Diverticulosis of small intestine is a relatively unusual finding and the cause of significant symptoms in less than 50% of patients in whom diverticula are found.1 The most frequent symptoms are a result of low grade intestinal obstruction. These consist of upper abdominal discomfort, and fullness and vomiting after meals. Other presentations include acute obstruction, inflammation, bleeding, perforation, inspissation with enterolith formation, and macrocytic anaemia. Spontaneous pneumoperitoneum unassociated with signs or symptoms of peritoneal irritation is an uncommon presentation of small intestinal diverticulosis.
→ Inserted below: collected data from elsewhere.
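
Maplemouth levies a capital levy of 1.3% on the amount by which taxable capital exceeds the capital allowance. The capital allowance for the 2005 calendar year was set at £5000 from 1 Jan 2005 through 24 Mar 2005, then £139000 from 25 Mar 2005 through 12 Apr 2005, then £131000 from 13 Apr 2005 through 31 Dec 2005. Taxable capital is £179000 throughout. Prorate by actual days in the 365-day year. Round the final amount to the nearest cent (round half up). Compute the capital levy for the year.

£991.06

1 Jan – 24 Mar 2005: 83 days, exemption £5000 → (£179000 − £5000) × 1.3% × 83/365 = £514.3726
25 Mar – 12 Apr 2005: 19 days, exemption £139000 → (£179000 − £139000) × 1.3% × 19/365 = £27.0685
13 Apr – 31 Dec 2005: 263 days, exemption £131000 → (£179000 − £131000) × 1.3% × 263/365 = £449.6219
Total = £991.0630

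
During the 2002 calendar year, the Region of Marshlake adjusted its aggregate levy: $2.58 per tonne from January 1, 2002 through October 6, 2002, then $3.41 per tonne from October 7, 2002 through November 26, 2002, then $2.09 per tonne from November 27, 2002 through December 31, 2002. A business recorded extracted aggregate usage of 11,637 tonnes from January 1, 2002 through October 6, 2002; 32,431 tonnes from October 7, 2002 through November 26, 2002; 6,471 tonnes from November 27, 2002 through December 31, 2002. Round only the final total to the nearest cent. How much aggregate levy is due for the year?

$154,137.56

January 1 – October 6, 2002: 11,637 tonnes at $2.58/tonne → $30,023.46
October 7 – November 26, 2002: 32,431 tonnes at $3.41/tonne → $110,589.71
November 27 – December 31, 2002: 6,471 tonnes at $2.09/tonne → $13,524.39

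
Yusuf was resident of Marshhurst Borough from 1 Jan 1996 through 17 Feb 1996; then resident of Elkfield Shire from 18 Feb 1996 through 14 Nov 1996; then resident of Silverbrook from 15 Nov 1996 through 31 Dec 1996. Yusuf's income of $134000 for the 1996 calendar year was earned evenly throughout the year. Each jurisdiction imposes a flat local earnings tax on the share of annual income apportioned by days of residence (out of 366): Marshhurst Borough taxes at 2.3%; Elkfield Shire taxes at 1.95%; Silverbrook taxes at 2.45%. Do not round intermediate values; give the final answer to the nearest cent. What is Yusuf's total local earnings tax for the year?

Marshhurst Borough, 1 Jan – 17 Feb 1996: 48 days → $134000 × 2.3% × 48/366 = $404.1967
Elkfield Shire, 18 Feb – 14 Nov 1996: 271 days → $134000 × 1.95% × 271/366 = $1934.7623
Silverbrook, 15 Nov – 31 Dec 1996: 47 days → $134000 × 2.45% × 47/366 = $421.5874
Total = $2760.5464

$2760.55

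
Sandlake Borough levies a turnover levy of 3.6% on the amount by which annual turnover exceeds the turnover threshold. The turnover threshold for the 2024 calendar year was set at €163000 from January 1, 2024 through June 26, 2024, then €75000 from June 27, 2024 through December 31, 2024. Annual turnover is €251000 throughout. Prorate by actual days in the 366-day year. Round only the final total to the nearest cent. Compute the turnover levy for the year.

€4795.28

January 1 – June 26, 2024: 178 days, exemption €163000 → (€251000 − €163000) × 3.6% × 178/366 = €1540.7213
June 27 – December 31, 2024: 188 days, exemption €75000 → (€251000 − €75000) × 3.6% × 188/366 = €3254.5574
Total = €4795.2787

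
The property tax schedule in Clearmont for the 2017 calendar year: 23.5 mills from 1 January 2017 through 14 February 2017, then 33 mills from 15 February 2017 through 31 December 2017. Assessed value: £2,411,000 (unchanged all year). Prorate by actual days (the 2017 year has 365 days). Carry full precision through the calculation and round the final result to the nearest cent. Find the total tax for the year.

1 January – 14 February 2017: 45 days at 23.5 mills → £2,411,000 × 2.35% × 45/365 = £6,985.2945
15 February – 31 December 2017: 320 days at 33 mills → £2,411,000 × 3.3% × 320/365 = £69,753.8630
Total = £76,739.1575

£76,739.16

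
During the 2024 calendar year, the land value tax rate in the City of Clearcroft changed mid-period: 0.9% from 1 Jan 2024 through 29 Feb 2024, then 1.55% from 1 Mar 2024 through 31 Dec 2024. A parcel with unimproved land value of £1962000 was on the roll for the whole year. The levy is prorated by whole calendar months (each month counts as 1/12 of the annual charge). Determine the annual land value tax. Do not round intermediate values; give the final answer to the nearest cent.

£28285.50

1 Jan – 29 Feb 2024: 2 months at 0.9% → £1962000 × 0.9% × 2/12 = £2943.0000
1 Mar – 31 Dec 2024: 10 months at 1.55% → £1962000 × 1.55% × 10/12 = £25342.5000
Total = £28285.5000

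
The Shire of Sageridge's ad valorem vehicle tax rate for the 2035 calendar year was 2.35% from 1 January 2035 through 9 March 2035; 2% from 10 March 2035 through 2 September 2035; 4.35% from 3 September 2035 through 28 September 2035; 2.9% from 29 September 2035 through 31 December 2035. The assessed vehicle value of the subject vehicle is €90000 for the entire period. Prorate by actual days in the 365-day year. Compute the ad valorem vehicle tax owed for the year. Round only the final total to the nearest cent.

1 January – 9 March 2035: 68 days at 2.35% → €90000 × 2.35% × 68/365 = €394.0274
10 March – 2 September 2035: 177 days at 2% → €90000 × 2% × 177/365 = €872.8767
3 September – 28 September 2035: 26 days at 4.35% → €90000 × 4.35% × 26/365 = €278.8767
29 September – 31 December 2035: 94 days at 2.9% → €90000 × 2.9% × 94/365 = €672.1644
Total = €2217.9452

€2217.95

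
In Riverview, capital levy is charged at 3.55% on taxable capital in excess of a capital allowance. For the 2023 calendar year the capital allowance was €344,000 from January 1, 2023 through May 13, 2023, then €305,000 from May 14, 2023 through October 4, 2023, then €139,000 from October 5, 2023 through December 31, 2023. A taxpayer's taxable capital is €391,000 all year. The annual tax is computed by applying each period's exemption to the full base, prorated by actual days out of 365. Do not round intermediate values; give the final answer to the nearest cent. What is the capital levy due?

€3,969.29

January 1 – May 13, 2023: 133 days, exemption €344,000 → (€391,000 − €344,000) × 3.55% × 133/365 = €607.9740
May 14 – October 4, 2023: 144 days, exemption €305,000 → (€391,000 − €305,000) × 3.55% × 144/365 = €1,204.4712
October 5 – December 31, 2023: 88 days, exemption €139,000 → (€391,000 − €139,000) × 3.55% × 88/365 = €2,156.8438
Total = €3,969.2890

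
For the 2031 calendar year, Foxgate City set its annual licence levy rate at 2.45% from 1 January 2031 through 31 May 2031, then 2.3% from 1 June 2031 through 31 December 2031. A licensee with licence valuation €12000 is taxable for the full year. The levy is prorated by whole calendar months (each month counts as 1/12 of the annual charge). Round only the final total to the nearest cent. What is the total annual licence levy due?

1 January – 31 May 2031: 5 months at 2.45% → €12000 × 2.45% × 5/12 = €122.5000
1 June – 31 December 2031: 7 months at 2.3% → €12000 × 2.3% × 7/12 = €161.0000
Total = €283.5000

€283.50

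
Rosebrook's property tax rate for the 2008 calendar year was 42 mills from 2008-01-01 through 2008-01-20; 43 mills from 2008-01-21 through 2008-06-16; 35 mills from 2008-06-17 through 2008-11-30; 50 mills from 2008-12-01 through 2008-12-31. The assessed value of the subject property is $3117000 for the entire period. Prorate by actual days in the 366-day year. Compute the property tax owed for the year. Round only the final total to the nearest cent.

$124330.83

2008-01-01 to 2008-01-20: 20 days at 42 mills → $3117000 × 4.2% × 20/366 = $7153.7705
2008-01-21 to 2008-06-16: 148 days at 43 mills → $3117000 × 4.3% × 148/366 = $54198.3279
2008-06-17 to 2008-11-30: 167 days at 35 mills → $3117000 × 3.5% × 167/366 = $49778.3197
2008-12-01 to 2008-12-31: 31 days at 50 mills → $3117000 × 5% × 31/366 = $13200.4098
Total = $124330.8279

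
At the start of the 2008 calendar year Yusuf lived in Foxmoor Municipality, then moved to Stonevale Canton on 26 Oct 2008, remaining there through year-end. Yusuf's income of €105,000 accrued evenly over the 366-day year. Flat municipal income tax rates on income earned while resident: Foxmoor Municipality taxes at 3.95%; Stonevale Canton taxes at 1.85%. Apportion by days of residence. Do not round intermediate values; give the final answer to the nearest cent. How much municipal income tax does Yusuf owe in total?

Foxmoor Municipality, 1 Jan – 25 Oct 2008: 299 days → €105,000 × 3.95% × 299/366 = €3,388.2582
Stonevale Canton, 26 Oct – 31 Dec 2008: 67 days → €105,000 × 1.85% × 67/366 = €355.5943
Total = €3,743.8525

€3,743.85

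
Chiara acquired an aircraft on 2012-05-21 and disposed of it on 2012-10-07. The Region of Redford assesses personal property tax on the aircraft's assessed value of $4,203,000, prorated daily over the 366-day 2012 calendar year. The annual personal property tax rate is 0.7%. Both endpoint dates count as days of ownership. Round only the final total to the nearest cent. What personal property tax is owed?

$11,253.93

Days held (2012-05-21 to 2012-10-07): 140 out of 366
Tax = $4,203,000 × 0.7% × 140/366 = $11,253.9344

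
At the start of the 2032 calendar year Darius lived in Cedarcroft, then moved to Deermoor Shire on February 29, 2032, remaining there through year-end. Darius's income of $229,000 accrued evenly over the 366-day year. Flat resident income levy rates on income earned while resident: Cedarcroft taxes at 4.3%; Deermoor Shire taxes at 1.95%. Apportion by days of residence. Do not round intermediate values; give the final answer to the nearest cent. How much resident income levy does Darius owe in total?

$5,333.01

Cedarcroft, January 1 – February 28, 2032: 59 days → $229,000 × 4.3% × 59/366 = $1,587.3579
Deermoor Shire, February 29 – December 31, 2032: 307 days → $229,000 × 1.95% × 307/366 = $3,745.6516
Total = $5,333.0096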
Since the vast majority of these patients are asymptomatic and remain so, conservative management is indicated.
Recognition of this entity is important if unnecessary surgery for a suspected perforation of the gastrointestinal tract is to be avoided.2
Pneumoperitoneum is usually the result of hollow viscus perforation with associated peritonitis.3 Common causes are perforated duodenal or gastric ulcers, perforation of colon diverticula or appendix, and perforated ulcerative colitis or amoebic colitis.4 Spontaneous pneumoperitoneum consequent upon intrathoracic, intra-abdominal, gynaecological, iatrogenic, and other miscellaneous conditions not associated with perforated viscus have been documented in the literature. In some instances no cause for pneumoperitoneum is evident.
Spontaneous pneumoperitoneum secondary to jejunal diverticulosis.